Выбрать главу

Подняв палец, Джин, словно Ватсон, предположила, что именно поэтому данную микоризу называют арбускулярной.

– На латыни «дерево» – Arbor, – заметила она. – Но почему микоризы на травах отличаются от микориз на деревьях?

Я пожала плечами. Книга утверждала, что мембрана в форме дерева имеет огромную площадь поверхности, и поэтому гриб может передавать растению фосфор и воду в обмен на сахар. Это очень полезно для растений в сухих местах и там, где в почве мало фосфора.

Я выкинула корни в заросли вейника, и мы пошли вверх мимо величавого леса из пихт Дугласа. Наконец тропа перестала подниматься. Если не считать разрозненных колючих елей и зеленой ольхи ситкинской в подлеске, лес полностью захватила тощая сосна скрученная. Лишенные ветвей стволы высоко поднимали маленькие плотные кроны; деревья избегали близкого соседства.

Я подобрала обугленную деревяшку и удивилась, насколько она тверда, но при этом легка, словно окаменела. Вероятно, она осталась от пожара, в результате которого раскрылись шишки, породившие эти заросли.

Шишки сосен раскрываются только тогда, когда начинает таять смола, удерживающая чешуйки.

Из-за прохладного, но сухого климата и частых ударов молний эти горные леса горят каждые сто лет, сжигая весь древостой и уничтожая верхний ярус растительности. Ольха помогает восполнить азот, исчезающий в результате пожара. В ее корнях живут симбиотические бактерии, преобразующие атмосферный азот в соединения, которые могут использовать деревья и прочие растения. При отсутствии периодических пожаров светолюбивые сосны естественным образом вымерли бы через сто лет, а в лесу доминировали бы теневыносливые ели. Естественная последовательность развития событий.

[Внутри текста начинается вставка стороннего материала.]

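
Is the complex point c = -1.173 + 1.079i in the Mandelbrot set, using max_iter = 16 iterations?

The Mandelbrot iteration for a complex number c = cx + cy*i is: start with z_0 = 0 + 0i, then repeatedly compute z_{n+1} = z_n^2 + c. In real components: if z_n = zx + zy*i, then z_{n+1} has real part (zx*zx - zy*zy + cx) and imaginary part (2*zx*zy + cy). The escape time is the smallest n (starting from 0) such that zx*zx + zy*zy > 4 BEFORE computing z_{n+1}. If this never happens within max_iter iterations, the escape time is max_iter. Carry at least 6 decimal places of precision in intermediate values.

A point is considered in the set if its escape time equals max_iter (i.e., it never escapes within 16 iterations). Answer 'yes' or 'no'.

Answer: no

Derivation:
z_0 = 0 + 0i, c = -1.1730 + 1.0790i
Iter 1: z = -1.1730 + 1.0790i, |z|^2 = 2.5402
Iter 2: z = -0.9613 + -1.4523i, |z|^2 = 3.0334
Iter 3: z = -2.3582 + 3.8713i, |z|^2 = 20.5478
Escaped at iteration 3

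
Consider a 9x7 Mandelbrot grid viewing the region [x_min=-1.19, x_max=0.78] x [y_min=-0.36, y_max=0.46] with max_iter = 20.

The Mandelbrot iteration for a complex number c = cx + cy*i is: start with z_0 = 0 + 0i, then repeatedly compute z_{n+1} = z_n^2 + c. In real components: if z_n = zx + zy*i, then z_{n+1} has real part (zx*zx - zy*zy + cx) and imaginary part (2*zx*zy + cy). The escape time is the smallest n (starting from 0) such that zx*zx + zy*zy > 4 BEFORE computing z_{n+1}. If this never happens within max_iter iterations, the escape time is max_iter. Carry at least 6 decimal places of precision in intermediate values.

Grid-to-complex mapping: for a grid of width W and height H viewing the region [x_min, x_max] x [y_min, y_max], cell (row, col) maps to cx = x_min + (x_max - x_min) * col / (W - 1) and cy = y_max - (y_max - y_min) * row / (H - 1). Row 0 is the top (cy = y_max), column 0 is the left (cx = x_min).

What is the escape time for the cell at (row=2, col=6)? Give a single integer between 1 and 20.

z_0 = 0 + 0i, c = 0.2875 + 0.1867i
Iter 1: z = 0.2875 + 0.1867i, |z|^2 = 0.1175
Iter 2: z = 0.3353 + 0.2940i, |z|^2 = 0.1989
Iter 3: z = 0.3135 + 0.3838i, |z|^2 = 0.2456
Iter 4: z = 0.2385 + 0.4273i, |z|^2 = 0.2395
Iter 5: z = 0.1618 + 0.3905i, |z|^2 = 0.1786
Iter 6: z = 0.1612 + 0.3130i, |z|^2 = 0.1239
Iter 7: z = 0.2155 + 0.2876i, |z|^2 = 0.1292
Iter 8: z = 0.2513 + 0.3106i, |z|^2 = 0.1596
Iter 9: z = 0.2541 + 0.3428i, |z|^2 = 0.1821
Iter 10: z = 0.2346 + 0.3609i, |z|^2 = 0.1853
Iter 11: z = 0.2123 + 0.3560i, |z|^2 = 0.1718
Iter 12: z = 0.2058 + 0.3378i, |z|^2 = 0.1565
Iter 13: z = 0.2157 + 0.3257i, |z|^2 = 0.1527
Iter 14: z = 0.2279 + 0.3272i, |z|^2 = 0.1590
Iter 15: z = 0.2324 + 0.3358i, |z|^2 = 0.1668
Iter 16: z = 0.2287 + 0.3428i, |z|^2 = 0.1698
Iter 17: z = 0.2223 + 0.3435i, |z|^2 = 0.1674
Iter 18: z = 0.2190 + 0.3394i, |z|^2 = 0.1631
Iter 19: z = 0.2203 + 0.3353i, |z|^2 = 0.1609

Answer: 20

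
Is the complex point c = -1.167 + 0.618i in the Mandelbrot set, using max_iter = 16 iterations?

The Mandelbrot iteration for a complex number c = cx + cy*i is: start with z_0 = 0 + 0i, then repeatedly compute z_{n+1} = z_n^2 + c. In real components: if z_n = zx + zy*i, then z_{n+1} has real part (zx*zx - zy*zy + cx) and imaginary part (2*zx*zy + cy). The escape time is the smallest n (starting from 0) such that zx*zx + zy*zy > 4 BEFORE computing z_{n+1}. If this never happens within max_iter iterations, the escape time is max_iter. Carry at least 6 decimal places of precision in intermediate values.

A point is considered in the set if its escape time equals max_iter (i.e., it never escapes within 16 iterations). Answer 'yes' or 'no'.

z_0 = 0 + 0i, c = -1.1670 + 0.6180i
Iter 1: z = -1.1670 + 0.6180i, |z|^2 = 1.7438
Iter 2: z = -0.1870 + -0.8244i, |z|^2 = 0.7146
Iter 3: z = -1.8117 + 0.9264i, |z|^2 = 4.1404
Escaped at iteration 3

Answer: no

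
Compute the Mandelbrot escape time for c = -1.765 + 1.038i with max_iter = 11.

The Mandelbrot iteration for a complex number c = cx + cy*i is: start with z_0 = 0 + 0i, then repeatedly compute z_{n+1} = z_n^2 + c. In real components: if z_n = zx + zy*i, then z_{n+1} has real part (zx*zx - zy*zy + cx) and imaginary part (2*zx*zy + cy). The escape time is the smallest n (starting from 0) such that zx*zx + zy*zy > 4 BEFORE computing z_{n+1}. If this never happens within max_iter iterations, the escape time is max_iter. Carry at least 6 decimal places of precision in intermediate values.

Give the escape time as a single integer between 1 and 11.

Answer: 1

Derivation:
z_0 = 0 + 0i, c = -1.7650 + 1.0380i
Iter 1: z = -1.7650 + 1.0380i, |z|^2 = 4.1927
Escaped at iteration 1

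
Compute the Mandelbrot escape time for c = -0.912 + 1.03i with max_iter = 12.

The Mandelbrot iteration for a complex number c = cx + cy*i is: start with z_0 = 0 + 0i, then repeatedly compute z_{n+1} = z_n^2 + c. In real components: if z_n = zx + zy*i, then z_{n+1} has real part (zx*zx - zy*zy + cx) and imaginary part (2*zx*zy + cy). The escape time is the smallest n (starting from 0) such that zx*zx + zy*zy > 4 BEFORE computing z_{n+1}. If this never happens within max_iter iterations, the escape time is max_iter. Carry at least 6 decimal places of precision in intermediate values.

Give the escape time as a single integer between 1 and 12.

z_0 = 0 + 0i, c = -0.9120 + 1.0300i
Iter 1: z = -0.9120 + 1.0300i, |z|^2 = 1.8926
Iter 2: z = -1.1412 + -0.8487i, |z|^2 = 2.0226
Iter 3: z = -0.3301 + 2.9670i, |z|^2 = 8.9123
Escaped at iteration 3

Answer: 3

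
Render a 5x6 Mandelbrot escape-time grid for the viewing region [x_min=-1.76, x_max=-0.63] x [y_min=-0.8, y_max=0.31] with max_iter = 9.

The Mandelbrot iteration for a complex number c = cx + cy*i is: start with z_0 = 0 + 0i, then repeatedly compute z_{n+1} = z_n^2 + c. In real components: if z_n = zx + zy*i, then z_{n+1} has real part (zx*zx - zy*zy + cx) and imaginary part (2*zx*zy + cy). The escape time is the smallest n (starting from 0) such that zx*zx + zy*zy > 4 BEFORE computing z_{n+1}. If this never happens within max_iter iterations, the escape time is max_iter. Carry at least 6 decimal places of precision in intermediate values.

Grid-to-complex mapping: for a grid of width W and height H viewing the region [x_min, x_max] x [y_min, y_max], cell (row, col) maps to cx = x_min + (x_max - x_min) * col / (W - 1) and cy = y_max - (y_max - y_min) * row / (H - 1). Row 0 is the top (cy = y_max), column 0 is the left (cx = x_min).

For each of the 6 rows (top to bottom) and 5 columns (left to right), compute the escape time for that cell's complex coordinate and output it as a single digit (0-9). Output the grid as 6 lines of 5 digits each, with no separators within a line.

Answer: 45999
47999
47999
34979
33458
23344

Derivation:
(row=0, col=0): c = -1.7600 + 0.3100i → escape time 4
(row=0, col=1): c = -1.4775 + 0.3100i → escape time 5
(row=0, col=2): c = -1.1950 + 0.3100i → escape time 9
(row=0, col=3): c = -0.9125 + 0.3100i → escape time 9
(row=0, col=4): c = -0.6300 + 0.3100i → escape time 9
(row=1, col=0): c = -1.7600 + 0.0880i → escape time 4
(row=1, col=1): c = -1.4775 + 0.0880i → escape time 7
(row=1, col=2): c = -1.1950 + 0.0880i → escape time 9
(row=1, col=3): c = -0.9125 + 0.0880i → escape time 9
(row=1, col=4): c = -0.6300 + 0.0880i → escape time 9
(row=2, col=0): c = -1.7600 + -0.1340i → escape time 4
(row=2, col=1): c = -1.4775 + -0.1340i → escape time 7
(row=2, col=2): c = -1.1950 + -0.1340i → escape time 9
(row=2, col=3): c = -0.9125 + -0.1340i → escape time 9
(row=2, col=4): c = -0.6300 + -0.1340i → escape time 9
(row=3, col=0): c = -1.7600 + -0.3560i → escape time 3
(row=3, col=1): c = -1.4775 + -0.3560i → escape time 4
(row=3, col=2): c = -1.1950 + -0.3560i → escape time 9
(row=3, col=3): c = -0.9125 + -0.3560i → escape time 7
(row=3, col=4): c = -0.6300 + -0.3560i → escape time 9
(row=4, col=0): c = -1.7600 + -0.5780i → escape time 3
(row=4, col=1): c = -1.4775 + -0.5780i → escape time 3
(row=4, col=2): c = -1.1950 + -0.5780i → escape time 4
(row=4, col=3): c = -0.9125 + -0.5780i → escape time 5
(row=4, col=4): c = -0.6300 + -0.5780i → escape time 8
(row=5, col=0): c = -1.7600 + -0.8000i → escape time 2
(row=5, col=1): c = -1.4775 + -0.8000i → escape time 3
(row=5, col=2): c = -1.1950 + -0.8000i → escape time 3
(row=5, col=3): c = -0.9125 + -0.8000i → escape time 4
(row=5, col=4): c = -0.6300 + -0.8000i → escape time 4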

Среди вейника пышно разрослись кустики гекльберри. Я проверила кончики корней и у них, но они тоже оказались голыми. Их микоризные помощники относились к эрикоидной микоризе: эти грибы образуют внутри клеток растения витки, напомнившие о локонах, которые завивала мне в детстве мама. Чуть дальше призрачное восково-белое растение с полупрозрачными листьями и капюшончиком сверху напоминало сверкающий меч. После нескольких минут работы со справочником мы определили, что это подъельник одноцветковый, который паразитирует на зеленых растениях, поскольку не имеет хлорофилла. И у него своя разновидность микоризы – монотропоидная микориза. Мы издали нечто среднее между смехом и стоном – появился еще один тип. Сколько же их? Монотропоидные микоризы похожи на эктомикоризы, поскольку образуют грибной колпачок на внешней стороне кончиков корней. Но также они разрастаются внутри клеток растения, подобно арбускулярным и эрикоидным разновидностям, являясь, так сказать, промежуточным типом. Микоризы подъельника также растут на корнях деревьев и забирают у них углерод.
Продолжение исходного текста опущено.